La Selección de básquet sufrió una dura derrota ante Uruguay en la clasificación al Mundial

La Selección Argentina de básquet sufrió un duro revés en la clasificación al Mundial 2027 ante Uruguay, en Buenos Aires.

28 de febrero, 2026 | 16.33

La Selección Argentina de Básquet dejó su invicto en el camino y recibió un golpe inesperado en las Eliminatorias rumbo al Mundial de Qatar 2027. En el estadio de Obras, el equipo de Pablo Prigioni perdió 61-44 ante Uruguay y ahora deberá reaccionar rápidamente para no complicar su panorama en el Grupo D.

La "Albiceleste" de básquet llegaba con confianza tras dos victorias consecutivas frente a Cuba en la primera ventana FIBA. Sin embargo, la tercera fecha expuso falencias y terminó con una caída que duele por el resultado, pero todavía más por la forma.

El resultado ante Uruguay no solo significó la primera derrota en el camino hacia el Mundial 2027, sino también la pérdida del liderazgo en la zona y de un estilo de juego que comienza a ponerse en duda. El conjunto celeste, que ya había superado a Panamá, se consolidó como puntero con puntaje ideal (6 puntos). Ahora con récord 2-1, quedó como escolta y deberá sumar en la próxima presentación para no resignar terreno en una clasificación que promete ser exigente.

Un partido de bajo goleo y poca eficacia

El trámite comenzó parejo, pero Uruguay logró imponer condiciones en el cierre de la primera mitad. Con un parcial que lo dejó 30-22 arriba al descanso, el visitante mostró mayor claridad en un duelo marcado por bajos porcentajes de tiro. En el local, José Vildoza y Leonardo Lema aportaron seis puntos cada uno en la primera mitad, mientras que Joaquín Rodríguez se convirtió en la figura del partido con 16 unidades para la Celeste.

Argentina nunca logró encontrar fluidez ofensiva. La defensa rival incomodó cada intento y el juego colectivo perdió consistencia.

En el tercer cuarto, llegó la mejor versión albiceleste. Corbalán explotó con 12 puntos en ese parcial y permitió reducir la diferencia hasta el 35-41. Y por momentos, el estadio de Obras volvió a ilusionarse.

Uruguay había llegado a sacar una ventaja máxima de 11 puntos, pero desperdició varias oportunidades para ampliarla. Aun así, supo administrar la renta y mantuvo el control emocional del partido. 

El golpe final llegó en el último período. Los 10 minutos finales fueron una pesadilla para la Selección Argentina. El equipo apenas convirtió nueve puntos, frente a los 20 de Uruguay, que aceleró en el momento justo y sentenció el encuentro con autoridad.

El 61-44 definitivo no solo marcó una diferencia amplia, sino que puede resultar clave en el cálculo de puntos de cara a la clasificación al Mundial 2027. En torneos de este formato, la diferencia de puntos suele ser determinante en caso de igualdad. Aunque Argentina mantiene un saldo positivo (+51) gracias a sus triunfos ante Cuba (80-68 en La Habana y 105-49 como local), el traspié obliga a no dejar margen de error.

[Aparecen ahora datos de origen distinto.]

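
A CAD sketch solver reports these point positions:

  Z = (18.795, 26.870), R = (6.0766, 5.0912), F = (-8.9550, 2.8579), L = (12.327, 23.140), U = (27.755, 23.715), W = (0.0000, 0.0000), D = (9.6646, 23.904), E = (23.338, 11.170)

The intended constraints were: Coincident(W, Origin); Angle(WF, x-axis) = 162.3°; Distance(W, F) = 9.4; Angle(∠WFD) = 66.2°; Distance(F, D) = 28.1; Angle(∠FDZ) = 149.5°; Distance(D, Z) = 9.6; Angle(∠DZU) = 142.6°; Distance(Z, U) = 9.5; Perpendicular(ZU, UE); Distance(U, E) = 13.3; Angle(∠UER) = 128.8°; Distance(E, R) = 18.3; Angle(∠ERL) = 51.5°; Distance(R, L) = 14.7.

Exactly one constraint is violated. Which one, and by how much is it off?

Distance(R, L) = 14.7 — off by 4.40.

W = (0.00, 0.00) ✓; WF at 162.3° ✓; |WF| = 9.400 ✓; ∠WFD = 66.20° ✓; |FD| = 28.10 ✓; ∠FDZ = 149.5° ✓; |DZ| = 9.600 ✓; ∠DZU = 142.6° ✓; |ZU| = 9.499 ✓; ∠(ZU, UE) = 90.00° ✓; |UE| = 13.30 ✓; ∠UER = 128.8° ✓; |ER| = 18.30 ✓; ∠ERL = 51.50° ✓; |RL| = 19.10 ✗.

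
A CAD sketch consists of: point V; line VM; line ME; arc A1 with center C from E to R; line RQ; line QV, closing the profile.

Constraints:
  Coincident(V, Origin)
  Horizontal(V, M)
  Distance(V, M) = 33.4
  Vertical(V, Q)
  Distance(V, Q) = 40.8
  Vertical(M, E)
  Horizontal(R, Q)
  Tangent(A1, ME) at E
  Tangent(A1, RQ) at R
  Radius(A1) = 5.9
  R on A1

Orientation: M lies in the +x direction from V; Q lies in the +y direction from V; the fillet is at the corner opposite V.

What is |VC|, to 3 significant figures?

44.4

V and Q share the same x with |VQ| = 40.8 and Q on the +y side, so Q = (0.00, 40.8). The virtual corner opposite V is at (33.4, 40.8). Since A1 is tangent to ME there, CE ⟂ ME and tangency of A1 to RQ means the radius CR is perpendicular to RQ, with radius 5.9, so the center C sits 5.9 in from both sides at C = (27.5, 34.9). Then |VC| = |C − V| = 44.4.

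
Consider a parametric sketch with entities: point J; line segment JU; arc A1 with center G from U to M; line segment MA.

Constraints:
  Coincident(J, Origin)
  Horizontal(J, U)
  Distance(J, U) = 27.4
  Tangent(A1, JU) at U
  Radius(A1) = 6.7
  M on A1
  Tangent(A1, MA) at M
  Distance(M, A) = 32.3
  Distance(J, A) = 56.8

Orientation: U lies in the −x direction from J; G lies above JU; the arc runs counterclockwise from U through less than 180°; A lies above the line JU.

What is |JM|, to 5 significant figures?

25.290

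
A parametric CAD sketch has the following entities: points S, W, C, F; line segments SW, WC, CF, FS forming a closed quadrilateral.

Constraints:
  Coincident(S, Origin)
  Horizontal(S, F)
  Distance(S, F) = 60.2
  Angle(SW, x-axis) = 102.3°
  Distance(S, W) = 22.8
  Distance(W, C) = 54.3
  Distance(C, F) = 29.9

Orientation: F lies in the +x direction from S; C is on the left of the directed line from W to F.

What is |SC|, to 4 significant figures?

56.47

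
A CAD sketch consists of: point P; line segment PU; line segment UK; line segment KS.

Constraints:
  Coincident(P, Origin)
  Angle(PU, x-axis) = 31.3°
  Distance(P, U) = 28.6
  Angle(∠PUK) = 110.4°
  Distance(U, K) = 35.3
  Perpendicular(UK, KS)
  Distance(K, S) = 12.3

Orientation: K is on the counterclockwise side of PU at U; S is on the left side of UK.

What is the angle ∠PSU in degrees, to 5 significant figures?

36.978°

P is at the origin; PU runs at 31.3° with length 28.6, so U = 28.6·(cos 31.3°, sin 31.3°) = (24.438, 14.858). ∠PUK = 110.4°, so UK runs at 31.3° + (180° − 110.4°) = 100.90° from the x-axis; with |UK| = 35.3, K = U + 35.3·(cos 100.90°, sin 100.90°) = (17.762, 49.521). UK ⟂ KS; with |KS| = 12.3 on the left of UK, S = K + 12.3·(-0.98196, -0.18910) = (5.6844, 47.196). Then cos ∠PSU = SP·SU / (|SP||SU|), giving 36.978°.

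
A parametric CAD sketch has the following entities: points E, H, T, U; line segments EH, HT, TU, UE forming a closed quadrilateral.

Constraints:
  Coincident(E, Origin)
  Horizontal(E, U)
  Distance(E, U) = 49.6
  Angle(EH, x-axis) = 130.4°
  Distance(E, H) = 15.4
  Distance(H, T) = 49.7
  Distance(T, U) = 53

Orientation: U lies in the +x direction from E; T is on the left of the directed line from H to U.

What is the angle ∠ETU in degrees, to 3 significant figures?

55.7°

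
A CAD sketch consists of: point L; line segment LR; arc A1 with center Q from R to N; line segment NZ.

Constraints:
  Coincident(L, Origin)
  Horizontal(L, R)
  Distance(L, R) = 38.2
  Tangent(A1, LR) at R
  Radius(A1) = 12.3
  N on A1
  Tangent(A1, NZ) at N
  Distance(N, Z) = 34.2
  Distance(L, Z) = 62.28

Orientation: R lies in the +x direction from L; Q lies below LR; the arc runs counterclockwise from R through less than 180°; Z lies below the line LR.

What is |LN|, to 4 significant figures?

31.49

L is at the origin; LR is horizontal with |LR| = 38.2 and R on the +x side, so R = (38.20, 0.000). The tangent condition forces QR to be normal to LR, so Q = R + (0, -12.3) = (38.20, -12.30). Since QN ⟂ NZ (tangency), |QZ| = √(12.3² + 34.2²) = 36.34 regardless of where N sits on A1. So Z lies on both circle(L, 62.28) and circle(Q, 36.34); the below-LR intersection is Z = (38.90, -48.64). N is the foot of the tangent from Z: N = (26.71, -16.68).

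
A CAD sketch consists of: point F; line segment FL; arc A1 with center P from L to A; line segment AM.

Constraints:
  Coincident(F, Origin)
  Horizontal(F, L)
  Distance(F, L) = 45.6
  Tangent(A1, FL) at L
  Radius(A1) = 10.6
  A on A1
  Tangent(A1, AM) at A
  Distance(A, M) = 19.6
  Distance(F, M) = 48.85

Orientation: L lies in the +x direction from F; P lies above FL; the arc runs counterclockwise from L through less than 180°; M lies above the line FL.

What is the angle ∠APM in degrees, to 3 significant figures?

61.6°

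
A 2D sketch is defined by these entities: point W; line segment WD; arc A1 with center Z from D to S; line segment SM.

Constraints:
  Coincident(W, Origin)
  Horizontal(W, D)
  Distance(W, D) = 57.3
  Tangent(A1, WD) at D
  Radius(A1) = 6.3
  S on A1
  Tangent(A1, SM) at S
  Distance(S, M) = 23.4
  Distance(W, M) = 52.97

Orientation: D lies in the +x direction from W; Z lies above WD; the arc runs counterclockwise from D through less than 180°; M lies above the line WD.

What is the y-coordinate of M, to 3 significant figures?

27.4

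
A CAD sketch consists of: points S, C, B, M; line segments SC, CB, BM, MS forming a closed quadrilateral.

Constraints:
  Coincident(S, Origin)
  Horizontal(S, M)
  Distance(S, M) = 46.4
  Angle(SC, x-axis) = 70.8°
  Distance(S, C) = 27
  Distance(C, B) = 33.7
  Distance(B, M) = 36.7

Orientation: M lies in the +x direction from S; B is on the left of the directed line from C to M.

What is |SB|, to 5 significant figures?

54.600

Checks: |CB| = 33.70 ✓; |BM| = 36.70 ✓.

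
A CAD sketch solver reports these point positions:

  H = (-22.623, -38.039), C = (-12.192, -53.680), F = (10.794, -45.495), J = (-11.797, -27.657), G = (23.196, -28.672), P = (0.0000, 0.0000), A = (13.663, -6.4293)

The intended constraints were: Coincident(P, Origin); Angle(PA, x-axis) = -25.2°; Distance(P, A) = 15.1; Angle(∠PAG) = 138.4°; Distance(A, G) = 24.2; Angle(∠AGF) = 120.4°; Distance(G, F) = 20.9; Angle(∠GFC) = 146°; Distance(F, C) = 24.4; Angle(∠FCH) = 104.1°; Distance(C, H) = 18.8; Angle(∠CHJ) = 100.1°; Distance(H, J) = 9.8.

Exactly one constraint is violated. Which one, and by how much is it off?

Distance(H, J) = 9.8 — off by 5.20.

P = (0.00, 0.00) ✓; PA at -25.20° ✓; |PA| = 15.10 ✓; ∠PAG = 138.4° ✓; |AG| = 24.20 ✓; ∠AGF = 120.4° ✓; |GF| = 20.90 ✓; ∠GFC = 146.0° ✓; |FC| = 24.40 ✓; ∠FCH = 104.1° ✓; |CH| = 18.80 ✓; ∠CHJ = 100.1° ✓; |HJ| = 15.00 ✗.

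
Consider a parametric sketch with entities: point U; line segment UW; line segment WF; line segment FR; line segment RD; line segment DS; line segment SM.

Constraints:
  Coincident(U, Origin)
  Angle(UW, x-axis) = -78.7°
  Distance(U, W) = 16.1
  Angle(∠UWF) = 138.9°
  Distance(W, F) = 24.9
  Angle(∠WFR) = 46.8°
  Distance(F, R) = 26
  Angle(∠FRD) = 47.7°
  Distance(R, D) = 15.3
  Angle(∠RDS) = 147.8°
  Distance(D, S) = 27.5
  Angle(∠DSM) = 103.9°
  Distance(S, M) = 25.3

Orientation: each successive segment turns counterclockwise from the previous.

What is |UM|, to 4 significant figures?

60.85

∠RDS = 147.8° gives DS at -99.90° from the x-axis; with |DS| = 27.5, S = (5.360, -43.55). ∠DSM = 103.9° gives SM at -23.80° from the x-axis; with |SM| = 25.3, M = (28.51, -53.76). Then |UM| = |M − U| = 60.85.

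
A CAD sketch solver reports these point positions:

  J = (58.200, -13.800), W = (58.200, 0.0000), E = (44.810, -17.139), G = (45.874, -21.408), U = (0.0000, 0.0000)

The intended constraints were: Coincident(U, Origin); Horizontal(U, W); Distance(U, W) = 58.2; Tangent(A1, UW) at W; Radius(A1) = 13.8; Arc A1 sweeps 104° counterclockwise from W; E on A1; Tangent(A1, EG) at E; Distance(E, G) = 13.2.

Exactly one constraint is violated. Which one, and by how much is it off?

Distance(E, G) = 13.2 — off by 8.80.

U = (0.00, 0.00) ✓; U.y = 0.00, W.y = 0.00 ✓; |UW| = 58.20 ✓; ∠(JW, WU) = 90.00° ✓; |JW| = 13.80 ✓; bearing(J→E) − bearing(J→W) = 104.0° ✓; |JE| = 13.80 ✓; ∠(JE, EG) = 90.01° ✓; |EG| = 4.400 ✗.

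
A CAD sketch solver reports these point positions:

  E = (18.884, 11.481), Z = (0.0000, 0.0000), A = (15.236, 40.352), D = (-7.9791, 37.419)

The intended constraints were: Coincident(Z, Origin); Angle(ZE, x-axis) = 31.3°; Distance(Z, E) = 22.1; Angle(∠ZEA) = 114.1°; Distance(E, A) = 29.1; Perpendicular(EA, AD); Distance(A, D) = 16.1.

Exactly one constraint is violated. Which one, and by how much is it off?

Distance(A, D) = 16.1 — off by 7.30.

Z = (0.00, 0.00) ✓; ZE at 31.30° ✓; |ZE| = 22.10 ✓; ∠ZEA = 114.1° ✓; |EA| = 29.10 ✓; ∠(EA, AD) = 90.00° ✓; |AD| = 23.40 ✗.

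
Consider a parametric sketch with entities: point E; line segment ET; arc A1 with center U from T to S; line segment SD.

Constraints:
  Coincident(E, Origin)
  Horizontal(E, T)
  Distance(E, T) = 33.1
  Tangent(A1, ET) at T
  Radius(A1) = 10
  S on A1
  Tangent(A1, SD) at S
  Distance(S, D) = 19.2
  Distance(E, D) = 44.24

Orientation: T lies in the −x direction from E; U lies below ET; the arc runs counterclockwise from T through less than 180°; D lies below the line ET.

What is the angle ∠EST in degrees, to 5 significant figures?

41.089°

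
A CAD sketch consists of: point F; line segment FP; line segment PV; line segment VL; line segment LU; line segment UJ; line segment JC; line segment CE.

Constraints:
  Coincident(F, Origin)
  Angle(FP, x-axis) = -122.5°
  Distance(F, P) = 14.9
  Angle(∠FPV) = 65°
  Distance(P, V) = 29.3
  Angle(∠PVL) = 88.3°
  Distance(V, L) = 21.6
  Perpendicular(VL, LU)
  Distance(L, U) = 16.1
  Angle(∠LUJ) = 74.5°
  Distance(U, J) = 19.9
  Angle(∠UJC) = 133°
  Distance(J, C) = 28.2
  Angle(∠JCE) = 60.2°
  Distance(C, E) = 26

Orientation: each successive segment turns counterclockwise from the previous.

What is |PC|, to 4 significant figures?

45.00

∠LUJ = 74.5° gives UJ at -80.30° from the x-axis; with |UJ| = 19.9, J = (10.56, -12.89). ∠UJC = 133.0° gives JC at -33.30° from the x-axis; with |JC| = 28.2, C = (34.13, -28.37). Then |PC| = |C − P| = 45.00.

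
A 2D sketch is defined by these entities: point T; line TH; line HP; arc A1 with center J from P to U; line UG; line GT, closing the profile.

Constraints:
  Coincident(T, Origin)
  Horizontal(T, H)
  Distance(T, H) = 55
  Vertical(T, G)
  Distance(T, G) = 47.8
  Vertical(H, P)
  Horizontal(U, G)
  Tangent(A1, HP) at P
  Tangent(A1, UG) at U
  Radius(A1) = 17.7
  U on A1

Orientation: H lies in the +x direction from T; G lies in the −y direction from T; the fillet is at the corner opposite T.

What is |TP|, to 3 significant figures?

62.7

The virtual corner opposite T is at (55.0, -47.8). Since A1 is tangent to HP there, JP ⟂ HP and A1 meets UG tangentially, so JU is at right angles to UG, with radius 17.7, so the center J sits 17.7 in from both sides at J = (37.3, -30.1). That places the tangent points at P = (55.0, -30.1) on HP and U = (37.3, -47.8) on UG. Then |TP| = |P − T| = 62.7.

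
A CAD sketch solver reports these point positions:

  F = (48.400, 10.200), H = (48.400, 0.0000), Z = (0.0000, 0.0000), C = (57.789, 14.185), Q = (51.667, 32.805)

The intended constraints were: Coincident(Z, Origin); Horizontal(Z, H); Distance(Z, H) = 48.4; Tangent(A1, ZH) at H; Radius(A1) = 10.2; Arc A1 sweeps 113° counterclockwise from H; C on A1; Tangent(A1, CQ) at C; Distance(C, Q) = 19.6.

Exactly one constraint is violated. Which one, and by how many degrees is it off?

Tangent(A1, CQ) at C — off by 4.80°.

Z = (0.00, 0.00) ✓; Z.y = 0.00, H.y = 0.00 ✓; |ZH| = 48.40 ✓; ∠(FH, HZ) = 90.00° ✓; |FH| = 10.20 ✓; bearing(F→C) − bearing(F→H) = 113.0° ✓; |FC| = 10.20 ✓; ∠(FC, CQ) = 94.80° ✗; |CQ| = 19.60 ✓.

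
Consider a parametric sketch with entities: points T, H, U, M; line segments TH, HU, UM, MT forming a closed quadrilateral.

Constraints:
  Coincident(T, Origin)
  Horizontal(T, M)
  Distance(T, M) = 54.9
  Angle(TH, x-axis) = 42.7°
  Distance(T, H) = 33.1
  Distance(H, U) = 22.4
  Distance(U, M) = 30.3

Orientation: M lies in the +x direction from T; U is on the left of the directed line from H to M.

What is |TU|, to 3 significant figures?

54.1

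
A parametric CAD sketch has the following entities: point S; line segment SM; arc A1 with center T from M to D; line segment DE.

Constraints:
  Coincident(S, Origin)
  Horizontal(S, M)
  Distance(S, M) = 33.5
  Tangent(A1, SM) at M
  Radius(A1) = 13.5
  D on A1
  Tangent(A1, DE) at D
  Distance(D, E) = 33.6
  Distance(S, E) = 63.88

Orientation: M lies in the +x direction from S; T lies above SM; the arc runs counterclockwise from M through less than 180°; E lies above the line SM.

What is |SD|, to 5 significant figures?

49.397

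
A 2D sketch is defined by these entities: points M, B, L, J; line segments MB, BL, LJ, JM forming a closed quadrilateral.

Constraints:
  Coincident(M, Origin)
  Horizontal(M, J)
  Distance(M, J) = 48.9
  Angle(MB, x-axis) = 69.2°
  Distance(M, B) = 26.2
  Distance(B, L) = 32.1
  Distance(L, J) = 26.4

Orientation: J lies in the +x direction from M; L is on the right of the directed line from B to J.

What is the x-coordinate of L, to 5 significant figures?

22.901

Checks: |BL| = 32.10 ✓; |LJ| = 26.40 ✓.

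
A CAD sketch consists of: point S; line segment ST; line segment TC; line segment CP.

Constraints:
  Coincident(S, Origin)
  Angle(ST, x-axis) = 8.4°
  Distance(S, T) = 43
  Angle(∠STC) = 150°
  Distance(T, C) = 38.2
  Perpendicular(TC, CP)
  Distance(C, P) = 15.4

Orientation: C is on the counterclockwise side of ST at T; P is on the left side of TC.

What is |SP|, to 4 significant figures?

75.69

S is at the origin; ST runs at 8.4° with length 43.0, so T = 43.0·(cos 8.4°, sin 8.4°) = (42.54, 6.282). ∠STC = 150.0°, so TC runs at 8.4° + (180° − 150.0°) = 38.40° from the x-axis; with |TC| = 38.2, C = T + 38.2·(cos 38.40°, sin 38.40°) = (72.48, 30.01). TC is perpendicular to CP; with |CP| = 15.4 on the left of TC, P = C + 15.4·(-0.6211, 0.7837) = (62.91, 42.08). Then |SP| = |P − S| = 75.69.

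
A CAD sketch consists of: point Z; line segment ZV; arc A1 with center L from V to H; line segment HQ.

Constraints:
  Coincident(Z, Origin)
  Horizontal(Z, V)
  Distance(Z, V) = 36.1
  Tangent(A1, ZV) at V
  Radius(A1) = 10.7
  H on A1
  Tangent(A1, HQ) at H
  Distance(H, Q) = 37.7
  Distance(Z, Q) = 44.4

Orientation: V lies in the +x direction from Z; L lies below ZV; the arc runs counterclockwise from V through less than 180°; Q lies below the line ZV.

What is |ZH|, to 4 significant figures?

26.98

Z is at the origin; ZV is horizontal with |ZV| = 36.1 and V on the +x side, so V = (36.10, 0.000). The tangent condition forces LV to be normal to ZV, so L = V + (0, -10.7) = (36.10, -10.70). Since LH ⟂ HQ (tangency), |LQ| = √(10.7² + 37.7²) = 39.19 regardless of where H sits on A1. So Q lies on both circle(Z, 44.4) and circle(L, 39.19); the below-ZV intersection is Q = (13.09, -42.43). H is the foot of the tangent from Q: H = (26.05, -7.022).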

Las ausencias que pesaron en Obras

El equipo dirigido por Prigioni no contó con dos piezas clave: Facundo Campazzo y Gabriel Deck. Ambos llegaron desde Madrid apenas un día antes del partido, lo que condicionó su disponibilidad.

Sin ellos en plenitud física, la generación de juego y el liderazgo ofensivo quedaron resentidos. El máximo anotador fue Gonzalo Corbalán, con 14 puntos, aunque su esfuerzo no alcanzó para revertir la historia.

Cómo sigue el camino al Mundial 2027

La próxima parada será ante Panamá, nuevamente en Buenos Aires. El equipo de Prigioni buscará una respuesta inmediata para recuperar confianza y evitar que la derrota deje secuelas anímicas. Mientras tanto, Uruguay viajará a La Habana el 2 de marzo con la intención de sostener su invicto y consolidarse como líder absoluto del Grupo D.

En otras zonas de las Eliminatorias rumbo al Mundial 2027, Canadá, Brasil y Colombia se mantienen sin derrotas. En el Grupo A, en cambio, reina la paridad: Estados Unidos, República Dominicana y México comparten un registro de dos victorias y una caída.

El camino recién comienza, pero el mensaje quedó claro: no habrá margen para relajaciones. Argentina de básquet deberá ajustar piezas, recuperar a sus figuras y reencontrarse con su mejor versión si quiere llegar con autoridad al Mundial 2027.